The global city
Two decades after the publication of your book, The Global City, and ten years after Mutations by Rem Koolhaas, what is your feeling about the evolution of the contemporary city? Do you think that generalization of the “global city” has become the symbol of our urban condition?
Saskia Sassen: I cannot say, “this is a city,” or “that isn’t a city”.I always define the city as a complex, incomplete system that is sufficiently indeterminate to keep reinventing itself. It can outlive other systems that may also be complex, but are complete, like a formal government structure. Kingdoms, republics, multinational corporations, financial firms, they all end. But can a city be destroyed? Is it remade or rebuilt? That is partly because of non-city issues, such as the choice of the original site where a city is founded. There is a whole logic at play that has to do with a much larger ecology of meanings, possibilities, temporalities, spatialities—a lot of the non-urban plays a critical role in how the urban is constituted. It is urgent that we recognize these dimensions.
I’ve done a lot of research on land grabs. Millions and millions of acres of land on which there are small farms can be wiped out in order to make a palm or soy plantation. Where do these people go? They go to the cities. The fact that there are more people than ever before living in cities is partly related to a history of non-urban violence that produces an urban population. You need to remember who those non-urban subjects are who keep adding to the urban population. Yet in ten years we will have forgotten. They will be urban subjects without any trace of their past. For me, this is a very ambiguous and unsettling period.
Right now, I think of the city as a heuristic space. Although I’ve written a lot about cities, I’m not really an urbanist. I have written so much because cities are very strategic intersections: they are spaces where issues occurring in non-urban areas become material, such as the juxtaposition of the poor and the rich. The city is an extraordinary space that makes it all visible. When I wrote The Global City, I brought the words “global” and “city” together for two reasons. One was to unsettle both the meaning of city and of the traditional hierarchy—the national government, the region, and then the city—to suggest that there are transfers of power that cut across and exist outside those older hierarchies. The main idea of the book was that the global city is an analytic construct. It is something that seeks to capture a new formation inside a city. I argue that the making of a very particular type of territory located inside a national state territory, multi-sited globally and interlinked, that is a strategic zone for certain economic and political production functions then winds up generating new geographies of centrality that cut across all divides: north-south, east-west. It’s a territorial formation, multi-sited, highly networked and specialized; a strategic platform that is ready to act. The global city is really a kind of new territorial formation inside the traditional territories. It is a core formation within the emerging global economy with digital technology, and the like.
I think that we are now in stasis. This phase—the formation of this type of terrain for action—has more or less been completed. For example Luanda, the capital of Angola, has become one of the most expensive cities in a country that has some of the most extreme poverty. But it is also making itself the most expensive city for a businessperson to go to.
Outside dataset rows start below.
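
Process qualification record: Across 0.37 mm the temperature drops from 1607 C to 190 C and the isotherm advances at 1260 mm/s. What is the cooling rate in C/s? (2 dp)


G = (1607-190)/0.37 = 3829.72972973 C/mm
CR = 3829.72972973 * 1260 = 4825459.46 C/s


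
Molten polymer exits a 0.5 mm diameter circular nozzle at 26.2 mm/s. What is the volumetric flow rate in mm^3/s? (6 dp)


A = pi*(0.5/2)^2 = 0.19634954 mm^2
Q = 0.19634954 * 26.2 = 5.144358 mm^3/s


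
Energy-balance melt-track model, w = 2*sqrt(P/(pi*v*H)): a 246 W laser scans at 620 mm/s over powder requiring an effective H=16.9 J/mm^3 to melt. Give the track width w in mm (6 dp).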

Over the past twenty-five years or so, the global city has emerged as a frontier space for the encounter of two types of actors: the increasingly standardized global actor—the business actor—and a fixed national economy. The frontier space for me is a space where actors from different worlds encounter each other. However, there are no established rules for that engagement, but rather a space for that encounter and that’s the global city. Everything has been standardized in terms of standards for financial reporting, accounting, good business, good investments, and it’s a mess. Right now, this space—a very extreme space, today’s frontier space—is not at the edge of the empire, but right there inside the city.
The social question is now what this space makes visible, what is its strategic function, what makes it different from others spaces? It’s a very specific social question that, on a rhetorical level, could be asked of a national space, but in practice concerns a subnational space. This relates to the exhaustion of the liberal social contract, which has functioned, albeit imperfectly, but which is now broken as it is leading to the impoverishment of the modest middle class, which historically was the strategic social actor.
The occupy movements that have happened involving the sons and daughters of the middle class are losing ground. Now, the city, and especially those cities that have been the sites for extreme avant-garde economic transformations, has become the place for that type of encounter. We are in stasis economically and architecturally speaking, and the new possible vanguard phase, the phase where you really break new terrain, really has to do with the social question. This would also mean different types of architecture, a different organization, a material organization of urban space.